Peter Joseph
Peter Joseph’s quiet compositions are stubborn, even annoying in their refusal to be situated in current stylistic modes. They are also resistant to reference or association, and to legibility as texts. Mute to the point of being incommunicado, they seem to revel in unstylish Modernist self-referentiality despite their open forms. In this first American exhibition for Joseph, who is an art-world loner in his own country, England, all 13 acrylic paintings, done between 1973 and 1983, share a similar format: a horizontally or vertically placed rectangle of color within a border of a related hue. The paintings hover between dualities of color, form, and slight proportional variation, and between transparency and opacity. It is easier to describe what these restrained, solemn presences are not than what they are, and it is remarkable that they manage to be compelling and authentic at the same time that they withhold information and expression.
The earlier paintings have cream-colored centers framed by narrow strips of dark brown, blue, or black. In the seven paintings from the past three years, Joseph replaces the strips, first with thick borders and finally with broader surrounds. His titles repeat but do not do justice to the unique properties or chromatic intensity of his color combinations, for example, Rose Colour with Brown Surround, Feb. 1983, Green with Dark Green Surround, Sept. 1982, or Blue with Blue/Black Border, June 1981.
The light-colored paintings have the geometric appearance of Minimalist exercises, to which they have been compared. But such analogies are misleading, since Joseph’s works are neither hard-edged nor tough-minded. The concentration on the properties of color, which is so individual in each work, negates the adherence to systematization that the repeated formats at first suggest. Joseph’s colors are exactingly modulated, sometimes to the point of being obsessive, sometimes just stopping before a slow dissolve across the boundary between two tones. The balance between the sizes of center and surround is also precisely adjusted so that there is a kind of pressure or containment, psychic and actual, a necessary interdependence between the two.
The choice of colors and small steady brushstrokes that layer wash over wash to reach the proper density privilege subjectivity and summon up shades of Abstract Expressionism, particularly the paintings of Mark Rothko first seen in London at the Tate Gallery in 1959. Although this analogy is historically and interpretatively more appropriate than the comparison with Minimalism, it still evades the issue of what Joseph is addressing.
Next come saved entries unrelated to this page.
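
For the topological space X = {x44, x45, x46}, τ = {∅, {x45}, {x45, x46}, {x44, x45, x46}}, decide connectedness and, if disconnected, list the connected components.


(X, τ) is connected.

Find clopen sets (U ∈ τ with X ∖ U ∈ τ):
  U = ∅, X ∖ U = {x44, x45, x46} — both open, so U is clopen.
  U = {x44, x45, x46}, X ∖ U = ∅ — both open, so U is clopen.
Only trivial clopens (∅ and X) exist, so (X, τ) is connected.
Compute connected components by grouping points that agree on all clopens:
  component: {x44, x45, x46}


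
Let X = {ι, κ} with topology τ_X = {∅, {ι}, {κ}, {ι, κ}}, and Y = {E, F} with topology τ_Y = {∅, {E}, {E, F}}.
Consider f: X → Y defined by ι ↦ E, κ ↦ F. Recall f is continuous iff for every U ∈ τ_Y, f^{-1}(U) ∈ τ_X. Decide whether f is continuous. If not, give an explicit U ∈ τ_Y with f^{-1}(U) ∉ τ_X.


f IS continuous.

Compute f^{-1}(U) for each U ∈ τ_Y:
  U = ∅: f^{-1}(U) = ∅ ∈ τ_X ✓.
  U = {E}: f^{-1}(U) = {ι} ∈ τ_X ✓.
  U = {E, F}: f^{-1}(U) = {ι, κ} ∈ τ_X ✓.
Every preimage lies in τ_X, so f IS continuous.


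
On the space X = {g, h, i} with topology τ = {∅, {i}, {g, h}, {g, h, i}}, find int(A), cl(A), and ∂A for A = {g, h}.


int(A) = {g, h}, cl(A) = {g, h}, ∂A = ∅.

Closed sets in (X, τ) are complements of opens:
  closed(X, τ) = {∅, {i}, {g, h}, {g, h, i}}.
int(A) = ⋃ {U ∈ τ : U ⊆ A}. Opens contained in A: ∅, {g, h}.
Taking the union of these: int(A) = {g, h}.
cl(A) = ⋂ {C closed : A ⊆ C}. Closed sets containing A: {g, h}, {g, h, i}.
Intersecting these: cl(A) = {g, h}.
∂A = cl(A) ∖ int(A) = {g, h} ∖ {g, h} = ∅.


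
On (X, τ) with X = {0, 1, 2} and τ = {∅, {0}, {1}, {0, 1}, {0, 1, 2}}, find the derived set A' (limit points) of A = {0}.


A' = {2}

For each x ∈ X, list the open sets U ∈ τ with x ∈ U, then check whether U ∩ (A ∖ {x}) ≠ ∅ for every such U.
  x = 0: open {0} ∋ x has {0} ∩ (A ∖ {0}) = ∅, so x is NOT a limit point.
  x = 1: open {1} ∋ x has {1} ∩ (A ∖ {1}) = ∅, so x is NOT a limit point.
  x = 2: opens ∋ x are {0, 1, 2}; each meets A ∖ {2}, so x IS a limit point.
Collecting: A' = {2}.


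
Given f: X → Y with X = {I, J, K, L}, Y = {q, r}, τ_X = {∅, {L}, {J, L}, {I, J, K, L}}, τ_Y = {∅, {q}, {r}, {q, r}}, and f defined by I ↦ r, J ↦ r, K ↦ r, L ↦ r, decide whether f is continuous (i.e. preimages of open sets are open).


f IS continuous.

Compute f^{-1}(U) for each U ∈ τ_Y:
  U = ∅: f^{-1}(U) = ∅ ∈ τ_X ✓.
  U = {q}: f^{-1}(U) = ∅ ∈ τ_X ✓.
  U = {r}: f^{-1}(U) = {I, J, K, L} ∈ τ_X ✓.
  U = {q, r}: f^{-1}(U) = {I, J, K, L} ∈ τ_X ✓.
Every preimage lies in τ_X, so f IS continuous.


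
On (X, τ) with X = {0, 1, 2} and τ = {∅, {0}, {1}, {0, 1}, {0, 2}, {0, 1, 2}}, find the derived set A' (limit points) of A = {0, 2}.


A' = {2}

For each x ∈ X, list the open sets U ∈ τ with x ∈ U, then check whether U ∩ (A ∖ {x}) ≠ ∅ for every such U.
  x = 0: open {0} ∋ x has {0} ∩ (A ∖ {0}) = ∅, so x is NOT a limit point.
  x = 1: open {1} ∋ x has {1} ∩ (A ∖ {1}) = ∅, so x is NOT a limit point.
  x = 2: opens ∋ x are {0, 2}, {0, 1, 2}; each meets A ∖ {2}, so x IS a limit point.
Collecting: A' = {2}.


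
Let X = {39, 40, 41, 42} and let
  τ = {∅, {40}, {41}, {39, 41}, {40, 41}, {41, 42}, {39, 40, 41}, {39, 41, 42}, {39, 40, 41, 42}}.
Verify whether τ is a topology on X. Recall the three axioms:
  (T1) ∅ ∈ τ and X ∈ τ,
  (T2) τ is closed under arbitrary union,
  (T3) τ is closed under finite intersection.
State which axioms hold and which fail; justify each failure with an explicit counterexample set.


τ is NOT a topology on X.

Axiom (T1): ∅ ∈ τ? Yes; X ∈ τ? Yes.
Axiom (T2/T3): check pairwise unions and intersections of members of τ.
Counterexample for (T2): {40} ∪ {41, 42} = {40, 41, 42} ∉ τ. Therefore τ is NOT a topology.


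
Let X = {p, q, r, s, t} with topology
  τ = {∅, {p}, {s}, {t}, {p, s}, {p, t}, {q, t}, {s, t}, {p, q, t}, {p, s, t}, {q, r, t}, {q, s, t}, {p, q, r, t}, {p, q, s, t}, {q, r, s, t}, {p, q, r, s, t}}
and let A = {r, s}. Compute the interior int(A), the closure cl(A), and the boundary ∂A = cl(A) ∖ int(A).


int(A) = {s}, cl(A) = {r, s}, ∂A = {r}.

Closed sets in (X, τ) are complements of opens:
  closed(X, τ) = {∅, {p}, {r}, {s}, {p, r}, {p, s}, {q, r}, {r, s}, {p, q, r}, {p, r, s}, {q, r, s}, {q, r, t}, {p, q, r, s}, {p, q, r, t}, {q, r, s, t}, {p, q, r, s, t}}.
int(A) = ⋃ {U ∈ τ : U ⊆ A}. Opens contained in A: ∅, {s}.
Taking the union of these: int(A) = {s}.
cl(A) = ⋂ {C closed : A ⊆ C}. Closed sets containing A: {r, s}, {p, r, s}, {q, r, s}, {p, q, r, s}, {q, r, s, t}, {p, q, r, s, t}.
Intersecting these: cl(A) = {r, s}.
∂A = cl(A) ∖ int(A) = {r, s} ∖ {s} = {r}.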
Clues can be found in the preparatory drawings, really paste-ups, and the process by which he makes the paintings. Sifting through hundreds of sheets of colored construction paper, Joseph selects a duo for center and surround, usually of similar tonal densities but different hues, and mounts one against the other. The artist’s pleasure resides in the intuitive process of selection, and in the drawings his gift is clear, the effect easy and sure; the pleasure for the viewer lies in contemplating the enormous range of color variations in a series of paintings, how each color is transformed so mysteriously in juxtaposition with its partner and how each determines the other in harmony.
If the original choice includes a bit of serendipity, the final painting is a straitjacket of discipline. The size of the painting is determined by the size of the drawing; it is always 61/3 times larger. Joseph begins with the center panel, the “personality” of the painting; what follows is a week and a half of labor to fix a relationship as basic as that of tree to sky, and as impossible to represent. Some paintings do not meet Joseph’s self-imposed criteria and are destroyed. The ones that remain suggest talismans of a ritual which was the esthetic process, acts of grace which are testaments to subjectivity, subdued by the same mute that modulates the colors.
Joseph admires the transparency of Tintoretto. Despite the simplicity of his means, his goals are vast; there is an ambition to render what words cannot articulate—the ineffable. Not all the paintings shown here meet this metaphysical challenge, the most successful being those in which the colors capture the luminosity of the Venetian palette, and the tones are so unbearably close that their differences become even more precious and allusive. Seen metaphorically they are poetic, occasionally melancholic entrances to private domains of contemplation where essential abstraction reigns. The sense of suppression is finally most like the moment immediately after sunset when the absent color is still a presence of loss.